8. Archie never got over Amélie and even continued to support her after they divorced and she remarried. This made him the object of ridicule in some quarters, but he did not care what anyone thought. Do you think his obsession with Amélie pushed him over the edge into mental illness?

9. Amélie certainly suffered from mental anguish. For long periods of time she took to her bed with unspecified maladies, and yet she also had a very grandiose sense of her own self (see her self-portrait in the photo insert). Do you think these extremes indicated an underlying mental illness?

10. At least one man committed suicide over Amélie, and she attracted an endless stream of worshipful suitors. Drawing a voluptuous portrait of herself on the day that Lord Curzon came to visit seemed to be a provocative act in itself.
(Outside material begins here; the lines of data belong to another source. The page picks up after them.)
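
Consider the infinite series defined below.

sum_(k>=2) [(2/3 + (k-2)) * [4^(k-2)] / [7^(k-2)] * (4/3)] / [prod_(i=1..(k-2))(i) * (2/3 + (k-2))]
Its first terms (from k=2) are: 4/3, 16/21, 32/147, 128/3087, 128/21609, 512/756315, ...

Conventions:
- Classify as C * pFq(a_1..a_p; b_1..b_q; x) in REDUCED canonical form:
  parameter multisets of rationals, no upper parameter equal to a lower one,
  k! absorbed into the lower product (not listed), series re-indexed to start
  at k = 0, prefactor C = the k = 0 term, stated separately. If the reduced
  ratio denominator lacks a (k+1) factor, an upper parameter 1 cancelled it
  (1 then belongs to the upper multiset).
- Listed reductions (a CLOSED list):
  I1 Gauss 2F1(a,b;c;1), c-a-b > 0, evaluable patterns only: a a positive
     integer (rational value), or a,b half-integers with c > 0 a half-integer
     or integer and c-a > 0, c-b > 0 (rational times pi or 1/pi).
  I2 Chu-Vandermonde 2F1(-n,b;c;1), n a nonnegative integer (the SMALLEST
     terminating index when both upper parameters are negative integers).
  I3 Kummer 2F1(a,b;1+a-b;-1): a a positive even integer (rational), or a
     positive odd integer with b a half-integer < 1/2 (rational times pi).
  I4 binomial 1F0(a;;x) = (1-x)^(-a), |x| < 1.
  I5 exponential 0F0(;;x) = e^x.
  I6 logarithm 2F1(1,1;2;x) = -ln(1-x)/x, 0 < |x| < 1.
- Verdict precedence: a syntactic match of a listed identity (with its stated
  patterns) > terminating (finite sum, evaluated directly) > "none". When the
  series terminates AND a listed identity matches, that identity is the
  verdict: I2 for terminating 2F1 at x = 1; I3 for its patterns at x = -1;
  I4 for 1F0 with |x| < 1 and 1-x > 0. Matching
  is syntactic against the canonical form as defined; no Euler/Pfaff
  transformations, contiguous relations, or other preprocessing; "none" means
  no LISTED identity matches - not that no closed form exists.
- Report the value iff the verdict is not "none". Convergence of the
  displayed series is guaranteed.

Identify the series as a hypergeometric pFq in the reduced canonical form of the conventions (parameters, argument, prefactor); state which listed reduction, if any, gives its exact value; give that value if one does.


Key observation: with t_0 = 4/3, the factor k + 2/3 cancels (top and bottom), leaving C = 4/3.
Step ratio: r(k) = (4/7) * 1 / [(k+1)] - rational in k, leading ratio (4/7); with t_0 = 4/3, classification follows.

Reduced: x = 4/7, 0F0, upper = {-}, lower = {-}, C = 4/3. Verdict: the exponential series (I5) matches (the 0F0 exponential series at x = 4/7). Exact value: (4/3) * e^(4/7).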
What do you think of Amélie’s deep-seated need to be adored?

11. Marriage among the upper class in the Gilded Age was often more a business transaction–a way to combine or acquire fortunes–than a relationship based on love. In 1897 Amélie gave a newspaper interview in which she extolled the virtue of a marriage based on companionship and mutual respect. A woman should aspire to be the “wife-friend” of a husband, rather than a “wife-chattel” or “wife-vassal,” in her words. What do you think of her second marriage to the painter Prince Pierre Troubetzkoy?

12. It took Archie nearly twenty years of legal fighting before he was declared legally sane in New York and able to reclaim control of his fortune. Archie then proceeded to spend all of his money on national campaigns such as keeping farmers on the land and reforming the “lunacy laws,” as well as spending it on the entertainments he created on his own Virginia estate for the pleasure of all his neighbors. Do you think these actions indicated that Archie was insane after all, or was he just very civic-minded and generous?

13. In many ways Amélie resembled Scarlett O'Hara of Gone with the Wind, for like Scarlett’s obsession with her family’s plantation Tara, Amélie was determined to save Castle Hill at all costs. By the end of her life Castle Hill was in tatters and Amélie had lost her youth and beauty–a tragedy for a woman whose whole self-worth was bound up in her physical allure. Do you think Amélie had changed at all by the end of her life? Do you think she looked back and regretted the way she had used people in order to get what she wanted?

14. Archie and Amélie were both highly educated and had deep intellectual curiosity and talent, yet they were also larger-than-life celebrities whose every move was covered by the press. If you had to compare them to a modern celebrity couple, whom would you choose?